İstanbul Büyükşehir Belediye Başkanı Ekrem İmamoğlu, 11 Nisan 2025 tarihinde Silivri Cezaevi yerleşkesinde ilk kez hâkim karşısına çıktı. Duruşma, yolsuzluk ve terör örgütüne yardım suçlamalarıyla değil, İstanbul Başsavcısı Akın Gürlek’e yönelik tehdit iddiaları ve seçim kampanyası sırasında yapılan bağışlardaki usulsüzlüklerle ilgili üç ayrı dava kapsamında gerçekleştirildi. CHP, bu süreci İmamoğlu’nun 2028 seçimlerinde aday olmasını engellemeye yönelik siyasi bir hamle olarak değerlendirdi.
Duruşma öncesinde, İmamoğlu’nun ailesine ait evlere polis baskınları düzenlendi. Ayrıca, İmamoğlu’na yönelik soruşturmaları haberleştiren gazeteciler Murat Ağırel ve Timur Soykan da gözaltına alındı. Protestolar sırasında gözaltına alınan 107 öğrenci ise serbest bırakıldı.

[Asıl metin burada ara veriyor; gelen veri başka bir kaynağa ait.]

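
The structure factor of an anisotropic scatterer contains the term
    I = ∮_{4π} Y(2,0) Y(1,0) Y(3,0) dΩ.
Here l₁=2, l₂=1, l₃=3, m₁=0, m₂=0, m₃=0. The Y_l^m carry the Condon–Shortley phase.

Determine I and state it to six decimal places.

0.247767

Checks pass: Σm=0; 6 even; l₃=3∈[1,3].
(2·2+1)(2·1+1)(2·3+1) = 105
Δ: 0! 4! 2! / 7! → 1/105
sum: t=0:+1/4 = 1/4
3j²(2 1 3; 0 0 0) = Δ·Π!·Σ² = 3/35  (sign -1)
(m-triple is (0,0,0) — same symbol as above.)
combine: 4πI² = 105·3/35·3/35 = 27/35
take √, sign +1: I = 0.24776670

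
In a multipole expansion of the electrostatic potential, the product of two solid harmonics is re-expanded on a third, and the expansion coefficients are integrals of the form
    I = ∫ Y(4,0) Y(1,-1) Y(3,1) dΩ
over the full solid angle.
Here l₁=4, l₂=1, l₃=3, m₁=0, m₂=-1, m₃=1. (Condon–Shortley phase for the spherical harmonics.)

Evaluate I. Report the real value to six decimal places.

0.150786

Rules hold: Σm=0, L=8 even, 3≤3≤5.
N = 9·3·7 = 189
Δ = 2!·6!·0!/9! = 1/252
Racah Σ t=1..1: t=1:−1/36 = -1/36
⇒ 3j(4 1 3; 0 0 0)² = 4/63, sgn +1
Racah Σ t=0..0: t=0:+1/96 = 1/96
⇒ 3j(4 1 3; 0 -1 1)² = 1/42, sgn +1
4πI² = N·(3j₀)²·(3jₘ)² = 2/7
I = +1·√(0.285714/4π) = 0.15078601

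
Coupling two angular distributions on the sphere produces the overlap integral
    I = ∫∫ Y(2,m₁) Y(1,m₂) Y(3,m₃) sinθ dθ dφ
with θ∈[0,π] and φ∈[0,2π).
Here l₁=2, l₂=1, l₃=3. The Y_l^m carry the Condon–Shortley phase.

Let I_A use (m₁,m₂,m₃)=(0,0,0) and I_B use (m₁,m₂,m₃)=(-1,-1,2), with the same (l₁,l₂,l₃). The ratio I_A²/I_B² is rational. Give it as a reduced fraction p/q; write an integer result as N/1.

Shared (l₁,l₂,l₃)=(2,1,3): N and (l;000)² cancel in I_A²/I_B².
A: Δ = 0!·4!·2!/7! = 1/105; Racah Σ t=0..0: t=0:+1/4 = 1/4; ⇒ 3j(2 1 3; 0 0 0)² = 3/35, sgn -1
B: Δ = 0!·4!·2!/7! = 1/105; Racah Σ t=0..0: t=0:+1/12 = 1/12; ⇒ 3j(2 1 3; -1 -1 2)² = 2/21, sgn -1
I_A²/I_B² = (3/35)/(2/21) = 9/10

9/10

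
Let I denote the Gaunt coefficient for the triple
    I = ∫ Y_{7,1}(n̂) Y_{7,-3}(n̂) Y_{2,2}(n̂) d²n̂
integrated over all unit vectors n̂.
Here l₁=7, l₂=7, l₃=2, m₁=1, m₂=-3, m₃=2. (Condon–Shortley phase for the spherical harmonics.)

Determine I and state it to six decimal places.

Checks pass: Σm=0; 16 even; l₃=2∈[0,14].
(2·7+1)(2·7+1)(2·2+1) = 1125
Δ: 12! 2! 2! / 17! → 1/185640
sum: t=5:−1/2419200 t=6:+1/518400 t=7:−1/2419200 = 1/907200
3j²(7 7 2; 0 0 0) = Δ·Π!·Σ² = 56/3315  (sign +1)
sum: t=4:+1/3870720 = 1/3870720
3j²(7 7 2; 1 -3 2) = Δ·Π!·Σ² = 135/6188  (sign +1)
combine: 4πI² = 1125·56/3315·135/6188 = 20250/48841
take √, sign +1: I = 0.18164160

0.181642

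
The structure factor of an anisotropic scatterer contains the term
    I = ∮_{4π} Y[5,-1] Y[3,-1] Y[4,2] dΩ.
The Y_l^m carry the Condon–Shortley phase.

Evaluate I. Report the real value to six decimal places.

0.106335

m-sum 0 ✓  L=12 even ✓  2≤4≤8 ✓
Π(2lᵢ+1) = 11×7×9 = 693
triangle coeff Δ(5,3,4) = 1/180180
Σ_t [1,3]: t=1:−1/576 t=2:+1/144 t=3:−1/576 = 1/288
(3j)²=20/1001 [(5 3 4; 0 0 0)], sign=+1
Σ_t [0,2]: t=0:+1/34560 t=1:−1/720 t=2:+1/384 = 43/34560
(3j)²=1849/180180 [(5 3 4; -1 -1 2)], sign=+1
⇒ 4πI² = 1849/13013
I = (+1)√(1849/13013/(4π)) = 0.10633465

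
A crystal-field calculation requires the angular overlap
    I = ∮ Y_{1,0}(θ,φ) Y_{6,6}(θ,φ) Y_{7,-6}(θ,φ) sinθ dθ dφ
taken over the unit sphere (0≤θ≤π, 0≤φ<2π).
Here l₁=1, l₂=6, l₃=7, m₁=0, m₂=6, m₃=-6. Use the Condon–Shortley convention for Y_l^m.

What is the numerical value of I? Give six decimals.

m-sum 0 ✓  L=14 even ✓  5≤7≤7 ✓
Π(2lᵢ+1) = 3×13×15 = 585
triangle coeff Δ(1,6,7) = 1/1365
Σ_t [0,0]: t=0:+1/518400 = 1/518400
(3j)²=7/195 [(1 6 7; 0 0 0)], sign=-1
Σ_t [0,0]: t=0:+1/479001600 = 1/479001600
(3j)²=1/105 [(1 6 7; 0 6 -6)], sign=-1
⇒ 4πI² = 1/5
I = (+1)√(1/5/(4π)) = 0.12615663

0.126157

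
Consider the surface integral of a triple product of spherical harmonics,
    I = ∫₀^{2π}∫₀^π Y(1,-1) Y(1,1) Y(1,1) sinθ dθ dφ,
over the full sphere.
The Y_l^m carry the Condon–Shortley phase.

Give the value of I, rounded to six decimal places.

m-sum = -1 + 1 + 1 = 1 ≠ 0 ⇒ I = 0

0.000000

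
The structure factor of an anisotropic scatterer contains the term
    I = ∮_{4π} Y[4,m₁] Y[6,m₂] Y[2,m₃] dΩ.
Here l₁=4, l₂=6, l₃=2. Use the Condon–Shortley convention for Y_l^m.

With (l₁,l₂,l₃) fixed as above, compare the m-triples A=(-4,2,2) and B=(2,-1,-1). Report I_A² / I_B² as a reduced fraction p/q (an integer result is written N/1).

Same 4,6,2: normalisation and zero-m 3j drop out of the ratio.
A: Δ: 8! 0! 4! / 13! → 1/6435; sum: t=8:+1/967680 = 1/967680; 3j²(4 6 2; -4 2 2) = Δ·Π!·Σ² = 1/6435  (sign +1)
B: Δ: 8! 0! 4! / 13! → 1/6435; sum: t=2:+1/8640 = 1/8640; 3j²(4 6 2; 2 -1 -1) = Δ·Π!·Σ² = 14/1287  (sign -1)
I_A²/I_B² = (1/6435)/(14/1287) = 1/70

1/70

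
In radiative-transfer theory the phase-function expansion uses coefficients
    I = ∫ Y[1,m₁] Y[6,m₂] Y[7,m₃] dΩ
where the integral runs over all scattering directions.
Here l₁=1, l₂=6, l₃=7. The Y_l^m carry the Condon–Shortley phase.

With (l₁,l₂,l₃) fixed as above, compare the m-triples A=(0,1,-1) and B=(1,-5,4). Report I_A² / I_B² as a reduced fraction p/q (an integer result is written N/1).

Same 1,6,7: normalisation and zero-m 3j drop out of the ratio.
A: Δ: 0! 2! 12! / 15! → 1/1365; sum: t=0:+1/604800 = 1/604800; 3j²(1 6 7; 0 1 -1) = Δ·Π!·Σ² = 16/455  (sign +1)
B: Δ: 0! 2! 12! / 15! → 1/1365; sum: t=0:+1/79833600 = 1/79833600; 3j²(1 6 7; 1 -5 4) = Δ·Π!·Σ² = 1/455  (sign -1)
I_A²/I_B² = (16/455)/(1/455) = 16/1

16/1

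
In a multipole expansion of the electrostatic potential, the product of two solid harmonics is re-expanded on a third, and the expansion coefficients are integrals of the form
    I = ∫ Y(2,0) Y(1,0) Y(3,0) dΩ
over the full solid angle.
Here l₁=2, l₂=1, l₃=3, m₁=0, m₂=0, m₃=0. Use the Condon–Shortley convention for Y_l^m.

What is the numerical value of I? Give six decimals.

Checks pass: Σm=0; 6 even; l₃=3∈[1,3].
(2·2+1)(2·1+1)(2·3+1) = 105
Δ: 0! 4! 2! / 7! → 1/105
sum: t=0:+1/4 = 1/4
3j²(2 1 3; 0 0 0) = Δ·Π!·Σ² = 3/35  (sign -1)
(m-triple is (0,0,0) — same symbol as above.)
combine: 4πI² = 105·3/35·3/35 = 27/35
take √, sign +1: I = 0.24776670

0.247767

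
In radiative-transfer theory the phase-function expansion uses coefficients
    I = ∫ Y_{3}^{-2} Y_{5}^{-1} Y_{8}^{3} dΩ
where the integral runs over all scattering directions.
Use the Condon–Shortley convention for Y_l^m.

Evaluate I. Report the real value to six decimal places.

-0.201784

Checks pass: Σm=0; 16 even; l₃=8∈[2,8].
(2·3+1)(2·5+1)(2·8+1) = 1309
Δ: 0! 6! 10! / 17! → 1/136136
sum: t=0:+1/518400 = 1/518400
3j²(3 5 8; 0 0 0) = Δ·Π!·Σ² = 56/2431  (sign +1)
sum: t=0:+1/2073600 = 1/2073600
3j²(3 5 8; -2 -1 3) = Δ·Π!·Σ² = 15/884  (sign -1)
combine: 4πI² = 1309·56/2431·15/884 = 1470/2873
take √, sign -1: I = -0.20178363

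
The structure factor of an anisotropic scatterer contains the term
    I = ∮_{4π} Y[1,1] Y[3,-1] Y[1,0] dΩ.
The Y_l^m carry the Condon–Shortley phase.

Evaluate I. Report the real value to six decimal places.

l₃=1 ∉ [2,4] — triangle fails ⇒ I = 0

0.000000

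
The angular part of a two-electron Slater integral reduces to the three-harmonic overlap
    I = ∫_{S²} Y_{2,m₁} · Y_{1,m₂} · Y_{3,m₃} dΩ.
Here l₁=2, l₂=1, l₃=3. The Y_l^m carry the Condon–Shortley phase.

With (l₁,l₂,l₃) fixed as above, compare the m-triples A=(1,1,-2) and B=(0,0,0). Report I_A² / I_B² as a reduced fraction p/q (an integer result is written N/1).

10/9

l's match ⇒ only the (l;m) 3-j factors differ between A and B.
A: triangle coeff Δ(2,1,3) = 1/105; Σ_t [0,0]: t=0:+1/12 = 1/12; (3j)²=2/21 [(2 1 3; 1 1 -2)], sign=-1
B: triangle coeff Δ(2,1,3) = 1/105; Σ_t [0,0]: t=0:+1/4 = 1/4; (3j)²=3/35 [(2 1 3; 0 0 0)], sign=-1
I_A²/I_B² = (2/21)/(3/35) = 10/9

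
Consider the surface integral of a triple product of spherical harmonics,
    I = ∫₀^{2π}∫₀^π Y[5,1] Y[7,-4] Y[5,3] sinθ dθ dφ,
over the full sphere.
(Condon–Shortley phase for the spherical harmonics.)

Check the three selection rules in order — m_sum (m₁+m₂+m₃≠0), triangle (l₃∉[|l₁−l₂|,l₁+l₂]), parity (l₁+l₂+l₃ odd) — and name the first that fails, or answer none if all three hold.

parity

Σmᵢ = 0  ✓
l₃∈[|l₁−l₂|,l₁+l₂]=[2,12], have l₃=5  ✓
Σlᵢ = 17 ⇒ odd  ✗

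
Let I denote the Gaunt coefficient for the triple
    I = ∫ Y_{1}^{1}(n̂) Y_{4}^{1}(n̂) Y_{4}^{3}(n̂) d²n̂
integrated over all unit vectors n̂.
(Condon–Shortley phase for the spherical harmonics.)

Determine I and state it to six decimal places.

1 + 1 + 3 = 5 ≠ 0: azimuthal integral kills it; I = 0

0.000000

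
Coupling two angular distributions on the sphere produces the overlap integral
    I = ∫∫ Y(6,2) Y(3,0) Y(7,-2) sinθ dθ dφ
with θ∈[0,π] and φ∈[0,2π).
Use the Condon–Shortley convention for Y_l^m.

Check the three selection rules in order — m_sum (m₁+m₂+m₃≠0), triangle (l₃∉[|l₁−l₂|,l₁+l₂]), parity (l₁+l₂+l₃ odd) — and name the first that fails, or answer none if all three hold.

none

m₁+m₂+m₃ = 2 + 0 − 2 = 0  ✓
triangle: |6−3|=3 ≤ l₃=7 ≤ 6+3=9  ✓
parity: l₁+l₂+l₃ = 16 is even  ✓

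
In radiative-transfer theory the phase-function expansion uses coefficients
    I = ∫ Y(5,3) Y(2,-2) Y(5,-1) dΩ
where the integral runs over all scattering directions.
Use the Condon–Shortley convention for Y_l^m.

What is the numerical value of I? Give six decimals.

0.171169

Checks pass: Σm=0; 12 even; l₃=5∈[3,7].
(2·5+1)(2·2+1)(2·5+1) = 605
Δ: 2! 8! 2! / 13! → 1/38610
sum: t=0:+1/2880 t=1:−1/576 t=2:+1/2880 = -1/960
3j²(5 2 5; 0 0 0) = Δ·Π!·Σ² = 10/429  (sign +1)
sum: t=0:+1/5760 = 1/5760
3j²(5 2 5; 3 -2 -1) = Δ·Π!·Σ² = 56/2145  (sign +1)
combine: 4πI² = 605·10/429·56/2145 = 560/1521
take √, sign +1: I = 0.17116875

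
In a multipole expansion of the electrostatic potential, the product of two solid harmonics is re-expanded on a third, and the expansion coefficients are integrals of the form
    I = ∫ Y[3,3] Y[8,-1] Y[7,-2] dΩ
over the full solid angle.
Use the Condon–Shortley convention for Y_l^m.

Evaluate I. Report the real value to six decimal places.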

İstanbul’un köklü liselerinde, protestolara katılan veya hükümet karşıtı görüş bildiren öğretmenlerin görevden uzaklaştırılması üzerine öğrenciler de eylemler düzenledi. Kadıköy Anadolu Lisesi’nde öğrenciler, öğretmenlerine destek amacıyla ayakta alkışlı protesto gerçekleştirdi.
İstanbul Valiliği, kamu düzenini sağlamak amacıyla dört gün süreyle tüm gösteri ve yürüyüşleri yasakladı. Ancak, binlerce kişi İstanbul Büyükşehir Belediyesi önünde toplanarak “İmamoğlu yalnız değildir” ve “Hak, hukuk, adalet” sloganlarıyla protestolarını sürdürdü. Polis, göstericilere biber gazı ve tazyikli suyla müdahale etti; 343 kişi gözaltına alındı.
İmamoğlu’nun avukatları, suçlamaların siyasi olduğunu belirterek karara itiraz edeceklerini açıkladı. Bu gelişmeler, Türkiye’de yargı bağımsızlığı ve ifade özgürlüğü konularında ulusal ve uluslararası düzeyde tartışmaları yeniden alevlendirdi.